Brain data are inherent to and in principle accessible from all human beings, regardless of ethnicity, gender, nationality or religion. Further, they reflect the inner workings of our minds as they correlate with thoughts, emotions and other mental faculties. Therefore, the prospect of unsupervised deciphering of, interfering with and commodifying brain data raises serious human rights challenges. We posit that non-medical brain data processing for legitimate interest should not be pursued when the controller’s interest conflicts with the fundamental rights and freedoms of the data subject. Human rights inform legislation, ethical guidelines and societal norms across the globe, and thus offer an international normative framework where brain data protection needs to be embedded. Interdisciplinary research investigating the intersection between brain data and human rights is ongoing and proposals for protecting neuro-specific rights, called neurorights, have been advanced [41, 46,47,48,49,50]. Governance frameworks should determine whether clauses can be added to human rights treaties or whether a new universal soft law instrument is necessary. This instrument could be modelled after the 2005 UNESCO Declaration on Bioethics and Human Rights. Furthermore, it should be determined whether neurorights should be interpreted as new rights or as adaptive interpretations of existing legally binding human rights and moral principles. These rights include the right to privacy, the right to freedom of thought, mental integrity and human dignity. The Universal Declaration of Human Rights, in particular, grounds human rights in the inherent and equal dignity of all human beings.

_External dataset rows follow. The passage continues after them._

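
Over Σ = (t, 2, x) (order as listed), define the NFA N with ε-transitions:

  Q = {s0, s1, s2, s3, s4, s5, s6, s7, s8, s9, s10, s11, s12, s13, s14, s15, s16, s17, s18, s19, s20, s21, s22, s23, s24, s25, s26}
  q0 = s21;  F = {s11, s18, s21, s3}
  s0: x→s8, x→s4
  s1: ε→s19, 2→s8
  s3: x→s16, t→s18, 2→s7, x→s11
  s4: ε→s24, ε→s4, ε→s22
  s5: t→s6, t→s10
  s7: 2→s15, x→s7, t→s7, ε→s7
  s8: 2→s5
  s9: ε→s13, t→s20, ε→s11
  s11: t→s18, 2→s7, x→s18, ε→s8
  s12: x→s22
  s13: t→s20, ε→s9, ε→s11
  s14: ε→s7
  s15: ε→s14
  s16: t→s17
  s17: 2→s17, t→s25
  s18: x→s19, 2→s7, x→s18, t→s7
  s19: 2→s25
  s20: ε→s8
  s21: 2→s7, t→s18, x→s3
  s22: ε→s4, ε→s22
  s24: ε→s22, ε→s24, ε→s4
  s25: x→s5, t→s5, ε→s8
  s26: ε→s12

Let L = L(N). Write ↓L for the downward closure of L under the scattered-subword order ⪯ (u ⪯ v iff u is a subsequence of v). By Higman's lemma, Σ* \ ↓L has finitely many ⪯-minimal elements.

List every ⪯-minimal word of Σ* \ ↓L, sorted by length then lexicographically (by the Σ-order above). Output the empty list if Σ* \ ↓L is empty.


|Q|=27, |F|=4, |δ|=52 (20 ε).
min D↑ (5 st, q0=0, F={2}): 0:t→1,2→2,x→3 1:t→2,2→2,x→1 2:t→2,2→2,x→2 3:t→1,2→2,x→4 4:t→1,2→2,x→1.
'2': N↓-sim [15, 9] end={s10,s14,s15,s17,s25,s5,s6,s7,s8} — reject; 1/1 deletions ∈↓L.
'tt': |S_i|=[15, 11, 8] end={s10,s14,s15,s25,s5,s6,s7,s8} — reject; 2/2 single-dels accept.
'xxxt': N↓-sim [15, 14, 13, 10, 6] end={s10,s14,s15,s5,s6,s7} ∉↓L; 4/4 single-dels accept.
3 obstructions.

min(Σ*\↓L) = [2, tt, xxxt].


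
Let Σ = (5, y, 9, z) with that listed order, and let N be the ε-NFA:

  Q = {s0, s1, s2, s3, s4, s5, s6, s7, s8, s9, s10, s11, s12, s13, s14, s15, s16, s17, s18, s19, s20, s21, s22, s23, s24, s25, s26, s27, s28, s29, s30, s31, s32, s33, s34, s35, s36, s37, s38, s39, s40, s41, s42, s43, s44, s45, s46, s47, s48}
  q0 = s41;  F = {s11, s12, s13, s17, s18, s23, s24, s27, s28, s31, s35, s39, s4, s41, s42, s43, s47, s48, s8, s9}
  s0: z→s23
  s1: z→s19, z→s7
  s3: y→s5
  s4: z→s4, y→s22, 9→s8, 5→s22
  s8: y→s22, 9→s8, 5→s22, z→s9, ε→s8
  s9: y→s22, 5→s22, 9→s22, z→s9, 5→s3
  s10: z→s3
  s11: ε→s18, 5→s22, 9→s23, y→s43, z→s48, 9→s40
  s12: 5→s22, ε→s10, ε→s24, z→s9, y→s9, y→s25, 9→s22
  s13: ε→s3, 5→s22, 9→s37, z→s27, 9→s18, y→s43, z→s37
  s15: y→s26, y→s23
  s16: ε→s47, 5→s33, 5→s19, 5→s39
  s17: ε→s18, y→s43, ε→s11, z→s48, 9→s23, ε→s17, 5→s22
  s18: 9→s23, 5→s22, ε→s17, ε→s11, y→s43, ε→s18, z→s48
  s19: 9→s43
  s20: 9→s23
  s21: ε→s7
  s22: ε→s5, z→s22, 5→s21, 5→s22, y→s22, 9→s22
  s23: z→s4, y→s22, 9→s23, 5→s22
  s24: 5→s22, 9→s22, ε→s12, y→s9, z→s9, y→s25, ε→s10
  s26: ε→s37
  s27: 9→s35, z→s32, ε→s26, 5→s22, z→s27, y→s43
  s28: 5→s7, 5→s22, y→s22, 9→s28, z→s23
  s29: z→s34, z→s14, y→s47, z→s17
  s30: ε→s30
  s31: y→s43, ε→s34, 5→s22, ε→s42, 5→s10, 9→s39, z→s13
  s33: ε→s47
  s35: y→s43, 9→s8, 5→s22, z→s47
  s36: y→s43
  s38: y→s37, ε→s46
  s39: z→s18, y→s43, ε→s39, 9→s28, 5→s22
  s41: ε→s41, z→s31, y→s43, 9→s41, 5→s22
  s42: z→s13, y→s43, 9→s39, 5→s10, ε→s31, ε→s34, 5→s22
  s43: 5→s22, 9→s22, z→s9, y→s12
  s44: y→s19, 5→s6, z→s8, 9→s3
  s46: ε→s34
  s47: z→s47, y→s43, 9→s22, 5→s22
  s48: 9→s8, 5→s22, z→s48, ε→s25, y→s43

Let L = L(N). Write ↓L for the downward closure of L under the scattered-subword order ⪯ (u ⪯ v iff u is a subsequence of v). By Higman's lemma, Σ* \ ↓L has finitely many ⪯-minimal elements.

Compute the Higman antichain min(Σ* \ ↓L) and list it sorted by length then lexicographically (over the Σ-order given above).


|Q|=49, |F|=20, |δ|=146 (29 ε).
min D↑ (17 st, q0=0, F={1}): 0:5→1,y→2,9→0,z→3 1:5→1,y→1,9→1,z→1 2:5→1,y→4,9→1,z→5 3:5→1,y→2,9→6,z→7 4:5→1,y→5,9→1,z→5 5:5→1,y→1,9→1,z→5 6:5→1,y→2,9→8,z→9 7:5→1,y→2,9→9,z→10 8:5→1,y→1,9→8,z→11 9:5→1,y→2,9→11,z→12 10:5→1,y→2,9→13,z→10 11:5→1,y→1,9→11,z→14 12:5→1,y→2,9→15,z→12 13:5→1,y→2,9→15,z→16 14:5→1,y→1,9→15,z→14 15:5→1,y→1,9→15,z→5 16:5→1,y→2,9→1,z→16.
'5': run [32, 6] end={s10,s21,s22,s3,s5,s7} — reject; 1/1 del acc.
'y9': |S_i|=[32, 11, 4] end={s21,s22,s5,s7} ∉↓L; 2/2 del acc.
'yzy': run [32, 11, 6, 4] end={s21,s22,s5,s7} rej; 3/3 del acc.
'yyyy': |S_i|=[32, 11, 10, 7, 4] end={s21,s22,s5,s7} rej; 4/4 del acc.
'z99y': run [32, 31, 24, 11, 4] end={s21,s22,s5,s7} ∉↓L; 4/4 del acc.
'zzz9z9': run [32, 31, 26, 20, 14, 12, 4] end={s21,s22,s5,s7} — reject; 6/6 single-dels accept.
6 words, ⪯-incomp.

A = [5, y9, yzy, yyyy, z99y, zzz9z9].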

The normative force and universal claim of human rights often makes it difficult to translate these rights into guidance for context-sensitive action. For this reason, frameworks such as the capabilities approach [51] can be very helpful to translate the general requirements of human rights into actionable and shared international policy goals that promote human flourishing, human dignity and well-being in the context of brain data processing. Several national (e.g., Chile’s recently approved Constitutional Reform and ongoing Neuroprotection Bill as well as Spain’s Charter of Digital Rights) and international organizations actors (the United Nations, the Council of Europe, the EU Parliament, and the OECD) are putting “neurorights” on their agenda.Footnote 2

Conclusions

International governance should ensure the positive impact of brain data processing on science, health, well-being, human dignity and human rights, while preventing potential risks for individuals and communities. We delineate a roadmap towards a global governance framework on brain data that can fill current ethical and legal gaps. We call upon professional societies, national and international organizations, as well as unrepresented or underrepresented communities and stakeholders (e.g., patient organizations) to take up the challenge and coordinate a joint effort at their adoption. Any move towards an international framework should be aware of cultural diversity and responsive to a pluralistic global society. Finally, following recent challenges in AI governance, we should avoid the uncoordinated proliferation of normative guidance in the absence of adequate strategies for harmonization, standardization and implementation.